J’ai rencontré courant octobre un habitant de la rue Bertron, Scéen de longue date.

Soucieux de la préservation de la qualité de vie scéenne, ce scéen a demandé à LGdS de relayer son inquiétude sur l’avenir de la villa dite Baltard, située au n° 26 de la même rue dans la mesure où il a appris de la bouche de membres de la famille propriétaire qu’ils ne souhaitaient plus conserver ce bien et le mettaient donc en vente.

Effectivement, la mise en vente est devenue une réalité ainsi que cela se vérifie sur le site « Lux Résidence »

Rappelons tout d’abord de quoi il s’agit: Victor Baltard, né en 1805 et mort en 1874, est un célèbre architecte français qui exerce à Paris sous le Second Empire et dont la création la plus connue de tous sont les anciennes Halles de Paris, dont il ne reste plus aujourd’hui que le fameux « Pavillon Baltard », qui est déménagé à Nogent-sur-Marne en 1976 et qui est classé monument historique en 1982.

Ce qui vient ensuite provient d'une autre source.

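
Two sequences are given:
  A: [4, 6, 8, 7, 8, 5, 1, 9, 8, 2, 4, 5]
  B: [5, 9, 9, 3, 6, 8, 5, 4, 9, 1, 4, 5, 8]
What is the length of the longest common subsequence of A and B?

6

Backtracking the LCS table gives one alignment: 6 (A2,B5) → 8 (A5,B6) → 5 (A6,B7) → 1 (A7,B10) → 4 (A11,B11) → 5 (A12,B12).
So the longest common subsequence has length 6.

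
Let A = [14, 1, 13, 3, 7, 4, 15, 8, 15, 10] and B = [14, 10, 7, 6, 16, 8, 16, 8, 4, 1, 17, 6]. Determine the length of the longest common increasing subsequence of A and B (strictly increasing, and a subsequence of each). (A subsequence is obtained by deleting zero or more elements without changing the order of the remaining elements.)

2

For each value that appears in both, track the longest common increasing run ending there.
The best achievable length is 2; one witness is 7, 8 (A-positions 5,8, B-positions 3,6).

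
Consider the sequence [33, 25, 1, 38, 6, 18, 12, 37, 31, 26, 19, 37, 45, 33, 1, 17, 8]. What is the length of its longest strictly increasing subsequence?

6

Scanning left to right, the best length ending at each element is: 33→1, 25→1, 1→1, 38→2, 6→2, 18→3, 12→3, 37→4, 31→4, 26→4, 19→4, 37→5, 45→6, 33→5, 1→1, 17→4, 8→3.
So the longest increasing subsequence has length 6, e.g. 1, 6, 18, 31, 37, 45.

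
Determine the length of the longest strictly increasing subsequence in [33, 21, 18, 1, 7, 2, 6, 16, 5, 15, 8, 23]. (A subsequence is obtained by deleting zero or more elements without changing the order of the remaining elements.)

5

Let dp[i] be the longest increasing subsequence ending at position i. Then dp = [1, 1, 1, 1, 2, 2, 3, 4, 3, 4, 4, 5].
The maximum is 5; one witness is 1, 2, 6, 16, 23 at positions 4,6,7,8,12.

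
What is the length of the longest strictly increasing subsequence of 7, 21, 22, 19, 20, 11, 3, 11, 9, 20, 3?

3

One longest increasing subsequence is 7, 21, 22 (positions 1,2,3), of length 3; no longer one exists.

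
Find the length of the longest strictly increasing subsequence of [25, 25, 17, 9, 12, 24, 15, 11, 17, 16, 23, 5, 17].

5

Let dp[i] be the longest increasing subsequence ending at position i. Then dp = [1, 1, 1, 1, 2, 3, 3, 2, 4, 4, 5, 1, 5].
The maximum is 5; one witness is 9, 12, 15, 17, 23 at positions 4,5,7,9,11.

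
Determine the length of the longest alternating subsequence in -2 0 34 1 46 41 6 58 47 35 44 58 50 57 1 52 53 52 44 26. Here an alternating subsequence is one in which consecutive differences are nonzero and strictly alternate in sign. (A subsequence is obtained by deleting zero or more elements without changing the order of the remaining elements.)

A longest alternating subsequence is -2, 34, 1, 46, 41, 58, 47, 58, 50, 57, 1, 53, 52 (positions 1,3,4,5,6,8,9,12,13,14,15,17,18); its 12 consecutive differences strictly alternate in sign, and length 13 is optimal.

13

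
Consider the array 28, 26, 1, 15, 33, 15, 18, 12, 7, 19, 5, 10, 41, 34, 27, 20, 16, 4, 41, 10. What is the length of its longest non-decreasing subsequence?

One longest non-decreasing subsequence is 1, 15, 15, 18, 19, 41, 41 (positions 3,4,6,7,10,13,19), of length 7; no longer one exists.

7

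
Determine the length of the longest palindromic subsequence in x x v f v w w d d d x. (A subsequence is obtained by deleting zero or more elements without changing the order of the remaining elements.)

One longest palindromic subsequence is xdddx (positions 1,8,9,10,11); it reads the same forward and backward, and the interval DP gives dp[1][11] = 5.

5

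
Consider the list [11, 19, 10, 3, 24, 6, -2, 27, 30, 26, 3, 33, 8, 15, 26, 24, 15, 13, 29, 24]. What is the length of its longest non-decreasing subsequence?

One longest non-decreasing subsequence is 11, 19, 24, 27, 30, 33 (positions 1,2,5,8,9,12), of length 6; no longer one exists.

6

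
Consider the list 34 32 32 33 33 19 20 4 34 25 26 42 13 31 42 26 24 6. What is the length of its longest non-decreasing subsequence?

7

Let dp[i] be the longest non-decreasing subsequence ending at position i. Then dp = [1, 1, 2, 3, 4, 1, 2, 1, 5, 3, 4, 6, 2, 5, 7, 5, 3, 2].
The maximum is 7; one witness is 32, 32, 33, 33, 34, 42, 42 at positions 2,3,4,5,9,12,15.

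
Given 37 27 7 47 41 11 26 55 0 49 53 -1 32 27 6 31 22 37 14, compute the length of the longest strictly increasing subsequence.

Let dp[i] be the longest increasing subsequence ending at position i. Then dp = [1, 1, 1, 2, 2, 2, 3, 4, 1, 4, 5, 1, 4, 4, 2, 5, 3, 6, 3].
The maximum is 6; one witness is 7, 11, 26, 27, 31, 37 at positions 3,6,7,14,16,18.

6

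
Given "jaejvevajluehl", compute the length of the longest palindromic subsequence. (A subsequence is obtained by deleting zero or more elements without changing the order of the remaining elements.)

7

One longest palindromic subsequence is ejvevje (positions 3,4,5,6,7,9,12); it reads the same forward and backward, and the interval DP gives dp[1][14] = 7.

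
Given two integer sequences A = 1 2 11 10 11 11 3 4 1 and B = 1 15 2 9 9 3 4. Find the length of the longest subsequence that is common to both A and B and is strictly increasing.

4

For each value that appears in both, track the longest common increasing run ending there.
The best achievable length is 4; one witness is 1, 2, 3, 4 (A-positions 1,2,7,8, B-positions 1,3,6,7).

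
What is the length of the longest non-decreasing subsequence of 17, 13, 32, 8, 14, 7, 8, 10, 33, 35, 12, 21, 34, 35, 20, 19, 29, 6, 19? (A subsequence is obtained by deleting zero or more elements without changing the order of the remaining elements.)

7

Scanning left to right, the best length ending at each element is: 17→1, 13→1, 32→2, 8→1, 14→2, 7→1, 8→2, 10→3, 33→4, 35→5, 12→4, 21→5, 34→6, 35→7, 20→5, 19→5, 29→6, 6→1, 19→6.
So the longest non-decreasing subsequence has length 7, e.g. 8, 8, 10, 12, 21, 34, 35.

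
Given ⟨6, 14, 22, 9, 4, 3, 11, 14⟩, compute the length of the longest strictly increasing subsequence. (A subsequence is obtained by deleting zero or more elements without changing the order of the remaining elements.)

4

Scanning left to right, the best length ending at each element is: 6→1, 14→2, 22→3, 9→2, 4→1, 3→1, 11→3, 14→4.
So the longest increasing subsequence has length 4, e.g. 6, 9, 11, 14.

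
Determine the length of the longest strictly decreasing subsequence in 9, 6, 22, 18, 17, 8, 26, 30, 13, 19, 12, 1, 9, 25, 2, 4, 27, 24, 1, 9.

Scanning left to right, the best length ending at each element is: 9→1, 6→2, 22→1, 18→2, 17→3, 8→4, 26→1, 30→1, 13→4, 19→2, 12→5, 1→6, 9→6, 25→2, 2→7, 4→7, 27→2, 24→3, 1→8, 9→6.
So the longest decreasing subsequence has length 8, e.g. 22, 18, 17, 13, 12, 9, 2, 1.

8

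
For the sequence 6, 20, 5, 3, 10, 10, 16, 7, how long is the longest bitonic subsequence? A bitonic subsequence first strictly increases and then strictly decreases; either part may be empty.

Let inc[i] be the LIS ending at i and dec[i] the longest strictly decreasing subsequence starting at i. inc = [1, 2, 1, 1, 2, 2, 3, 2], dec = [3, 3, 2, 1, 2, 2, 2, 1].
max_i inc[i]+dec[i]−1 = 4, with one witness 6, 20, 16, 7.

4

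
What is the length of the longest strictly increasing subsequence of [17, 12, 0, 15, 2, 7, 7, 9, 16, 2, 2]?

5

Let dp[i] be the longest increasing subsequence ending at position i. Then dp = [1, 1, 1, 2, 2, 3, 3, 4, 5, 2, 2].
The maximum is 5; one witness is 0, 2, 7, 9, 16 at positions 3,5,6,8,9.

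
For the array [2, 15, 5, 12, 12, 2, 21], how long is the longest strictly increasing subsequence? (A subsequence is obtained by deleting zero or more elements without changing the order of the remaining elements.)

Scanning left to right, the best length ending at each element is: 2→1, 15→2, 5→2, 12→3, 12→3, 2→1, 21→4.
So the longest increasing subsequence has length 4, e.g. 2, 5, 12, 21.

4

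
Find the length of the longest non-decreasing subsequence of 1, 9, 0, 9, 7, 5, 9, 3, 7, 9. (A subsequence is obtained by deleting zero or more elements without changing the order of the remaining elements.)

Scanning left to right, the best length ending at each element is: 1→1, 9→2, 0→1, 9→3, 7→2, 5→2, 9→4, 3→2, 7→3, 9→5.
So the longest non-decreasing subsequence has length 5, e.g. 1, 9, 9, 9, 9.

5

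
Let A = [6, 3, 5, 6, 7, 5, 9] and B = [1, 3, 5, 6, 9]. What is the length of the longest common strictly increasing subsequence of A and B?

4

For each value that appears in both, track the longest common increasing run ending there.
The best achievable length is 4; one witness is 3, 5, 6, 9 (A-positions 2,3,4,7, B-positions 2,3,4,5).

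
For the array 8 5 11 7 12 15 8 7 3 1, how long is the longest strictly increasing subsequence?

Let dp[i] be the longest increasing subsequence ending at position i. Then dp = [1, 1, 2, 2, 3, 4, 3, 2, 1, 1].
The maximum is 4; one witness is 8, 11, 12, 15 at positions 1,3,5,6.

4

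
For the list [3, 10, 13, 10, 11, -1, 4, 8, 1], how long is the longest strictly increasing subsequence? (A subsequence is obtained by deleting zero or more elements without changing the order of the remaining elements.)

3

Let dp[i] be the longest increasing subsequence ending at position i. Then dp = [1, 2, 3, 2, 3, 1, 2, 3, 2].
The maximum is 3; one witness is 3, 10, 13 at positions 1,2,3.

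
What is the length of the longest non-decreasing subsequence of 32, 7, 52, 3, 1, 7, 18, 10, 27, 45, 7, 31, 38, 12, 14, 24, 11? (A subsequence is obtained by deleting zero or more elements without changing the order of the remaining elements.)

6

Let dp[i] be the longest non-decreasing subsequence ending at position i. Then dp = [1, 1, 2, 1, 1, 2, 3, 3, 4, 5, 3, 5, 6, 4, 5, 6, 4].
The maximum is 6; one witness is 7, 7, 18, 27, 31, 38 at positions 2,6,7,9,12,13.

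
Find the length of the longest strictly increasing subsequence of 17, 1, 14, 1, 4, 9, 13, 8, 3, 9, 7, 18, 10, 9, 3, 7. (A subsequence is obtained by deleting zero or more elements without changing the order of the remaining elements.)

Let dp[i] be the longest increasing subsequence ending at position i. Then dp = [1, 1, 2, 1, 2, 3, 4, 3, 2, 4, 3, 5, 5, 4, 2, 3].
The maximum is 5; one witness is 1, 4, 9, 13, 18 at positions 2,5,6,7,12.

5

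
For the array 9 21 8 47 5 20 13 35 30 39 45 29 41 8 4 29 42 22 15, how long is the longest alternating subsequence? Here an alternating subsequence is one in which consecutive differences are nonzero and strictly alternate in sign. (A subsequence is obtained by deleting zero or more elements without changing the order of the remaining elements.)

A longest alternating subsequence is 9, 21, 8, 47, 5, 20, 13, 35, 30, 39, 29, 41, 8, 29, 22 (positions 1,2,3,4,5,6,7,8,9,10,12,13,14,16,18); its 14 consecutive differences strictly alternate in sign, and length 15 is optimal.

15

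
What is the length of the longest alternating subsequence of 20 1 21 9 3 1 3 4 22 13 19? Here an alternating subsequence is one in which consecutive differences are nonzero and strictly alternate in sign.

A longest alternating subsequence is 20, 1, 21, 9, 22, 13, 19 (positions 1,2,3,4,9,10,11); its 6 consecutive differences strictly alternate in sign, and length 7 is optimal.

7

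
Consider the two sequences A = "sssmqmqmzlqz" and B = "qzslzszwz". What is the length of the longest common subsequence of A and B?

4

Backtracking the LCS table gives one alignment: s (A1,B3) → s (A3,B6) → z (A9,B7) → z (A12,B9).
So the longest common subsequence has length 4.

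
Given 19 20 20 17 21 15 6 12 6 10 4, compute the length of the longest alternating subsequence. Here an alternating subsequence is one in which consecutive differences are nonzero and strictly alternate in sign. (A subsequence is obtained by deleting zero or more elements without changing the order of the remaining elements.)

Track the best alternating length ending on an up-step vs a down-step at each position: up/down = 1/1, 2/1, 2/1, 1/3, 4/1, 1/5, 1/5, 6/5, 1/7, 8/7, 1/9.
The maximum over both is 9; one such subsequence is 19, 20, 17, 21, 6, 12, 6, 10, 4.

9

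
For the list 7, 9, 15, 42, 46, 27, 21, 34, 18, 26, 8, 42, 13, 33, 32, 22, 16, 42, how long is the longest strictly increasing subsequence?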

Victor Baltard fait l’École des Beaux-Arts de Paris et en sort dix ans plus tard, en 1833, avec le grand prix de Rome. De 1834 à 1838, il vit à Rome comme pensionnaire de l’Académie de France, la célèbre Villa Médicis, véritable pépinière de jeunes artistes qui bénéficient de tout ce qui favorise la création de leurs projets. Il est de retour à Paris en 1842 et il devient en 1849 l’architecte de la ville chargé des églises.

Il rénove plusieurs édifices : les églises Saint-Germain-des-Prés, Saint-Eustache, Saint-Séverin et Saint-Etienne-du-Mont. Puis il est nommé, en 1859, directeur des Services d’architecture de la ville de Paris. Il atteint la consécration quatre ans plus tard lors de son élection à l’Institut. C’est à cette époque qu’il réalise les Halles de Paris entre 1852 et 1872. Elles sont démolies en 1972-73 après que les toutes nouvelles Halles de Rungis en eurent repris l’activité.

C’est en 1858 et 1859 que Victor Baltard achète trois lots dans la rue de Bertron 1859 pour y construire sa villa au numéro 26.

Le site se caractérise également par la présence d’un séquoia géant qui s’ajoute aux deux autres de la rue, au n°16. Il est également remarquable par la surface du terrain, mais n’est cependant pas classé.

Notre Scéen, proche voisin de la villa et donc de ses propriétaires, a appris d’eux qu’ils ne souhaitent plus conserver la bâtisse. Il estime qu’ils sont conseillés par des architectes respectueux de la villa et de la préservation de son environnement, mais il redoute qu’une mise en vente ne débouche sur un programme immobilier comme il estime en voir trop fleurir. Toutefois, l’annonce citée plus haut montre que les propriétaires cherchent à la vendre en l’état. Y parviendront-ils ? Ou bien n’est-ce que la première étape d’un projet plus ambitieux ?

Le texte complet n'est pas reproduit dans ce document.